Wednesday, October 31, 2012

Cato's Roman Bread

"Scipio Africanus the Elder". The Ro...
 This bust of Scipio Africanus the Elder is at the National Archeological Museum in Naples, Italy. It was excavated in the Villa dei Papirii in Herculaneum. (Photo credit: Wikipedia)
So, you've just arrived back from the grain distribution up on the Aventine and on the way home you popped into the miller's shop to get it ground up.  You're sitting there with a sack of flour. Great, how do you eat this?  Well, today we're going to start with the simplest of all recipes, and we're going to bake some bread.  I'm taking inspiration from Cato the Elder's agricultural handbook, de agri cultura.  This manual, written around 160 BCE, is the oldest piece of Roman prose we have, and is a guide to managing a farm.  I like this recipe because it's a simple recipe dating from simple times and thus requires few ingredients and relatively little preparation - it's the kind of bread any Roman could have been making at any stage of Roman history.  

Cato writes:

Recipe for kneaded bread: wash both your hands and a bowl thoroughly.  Pour flour into the bowl, add water gradually, and knead well.  When it is well kneaded, roll it out and bake it under an earthenware lid. -Cato, On Agriculture, 74

I'm going to take some liberties when it comes to baking the bread under an earthenware lid, as I don't actually own one, but his advice on washing hands and equipment is timeless.  As Cato doesn't provide quantities or timings, I've experimented and come up with the following:

Cato's Roman Bread


  • 500g Spelt flour
  • 350ml Water
  • A Pinch of Salt
  • A Splash of Olive Oil


  • Preheat an oven to 180°C.
  • Wash hands and wash a large bowl - we're being authentic here!
  • Add the flour to the bowl along with the pinch of salt.  Give it a bit of a mix to distribute salt.
  • Pour a splash of olive oil into the bowl.
  • Slowly add in the water, mixing as you go, until you get a dough which isn't too floury and isn't too sticky.  
  • Knead the dough well and form into a circular shape.  With a knife, score the top of the loaf, dividing it into 8.  This doesn't particularly help with the baking process, but it's how the bread preserved at Pompeii looked, and it's how it's often depicted.
  • Place on some greaseproof paper on a baking tray and place in the oven for 45 minutes.  By this stage the bread should be lovely and crispy and golden on the outside.  A good way to tell if it's ready on the inside is to tap the bottom of the loaf - if it's ready it will sound hollow.  Because there is no yeast, the bread won't have risen much if at all.

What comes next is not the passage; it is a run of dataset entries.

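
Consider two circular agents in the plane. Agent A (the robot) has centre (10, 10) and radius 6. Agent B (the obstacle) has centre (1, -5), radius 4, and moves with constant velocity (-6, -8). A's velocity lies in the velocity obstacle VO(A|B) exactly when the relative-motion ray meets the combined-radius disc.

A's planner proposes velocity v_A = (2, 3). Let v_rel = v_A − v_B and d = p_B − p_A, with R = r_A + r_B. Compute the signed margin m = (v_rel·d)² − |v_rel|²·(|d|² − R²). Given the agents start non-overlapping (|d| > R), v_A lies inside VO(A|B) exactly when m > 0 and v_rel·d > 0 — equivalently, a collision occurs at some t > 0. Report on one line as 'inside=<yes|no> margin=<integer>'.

d = (-9, -15),  |d|² = 306;  R = 6+4 = 10,  c = 306−10² = 206
v_rel = (8, 11),  |v_rel|² = 185;  v_rel·d = (8)·(-9) + (11)·(-15) = -237
185·t² + 474·t + 206 = 0  ⇒  m = (-237)² − 185·206 = 18059
m = 18059 > 0,  v_rel·d = -237 < 0  ⇒  outside

inside=no margin=18059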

  • I added the olive oil because it keeps the bread softer for longer, and added salt to enhance the flavour of the bread a bit.  I need some bread leftover for my moretum recipe.  These two ingredients are ones which any Roman might have access to, so are not inauthentic.
  • The bread lasted four days before it started to go mouldy.

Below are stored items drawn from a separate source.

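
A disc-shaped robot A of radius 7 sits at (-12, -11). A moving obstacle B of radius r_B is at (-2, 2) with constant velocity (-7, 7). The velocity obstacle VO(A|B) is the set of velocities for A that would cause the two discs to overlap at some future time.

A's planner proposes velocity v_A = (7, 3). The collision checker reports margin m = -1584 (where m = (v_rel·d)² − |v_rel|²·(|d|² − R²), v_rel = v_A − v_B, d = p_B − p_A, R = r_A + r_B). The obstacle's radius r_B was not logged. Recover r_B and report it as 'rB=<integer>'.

m = -1584
d = (10, 13);  v_rel = (14, -4),  |v_rel|² = 212
v_rel×d = (14)·(13) − (-4)·(10) = 222
since m = R²·212 − 222²:  R² = (49284 + -1584) / 212 = 225
R = √225 = 15  ⇒  r_B = 15 − 7 = 8

rB=8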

The bread was a success, and everybody who tried it enjoyed it.  The texture and the taste were very 'wheaty' because of the use of Spelt, and I personally am not sure what to make of this flavour.  At the minute I find it quite overpowering, but with olive oil and vinegar for dipping the bread is very tasty indeed.  Do I envy the Romans?  In this instance, not quite.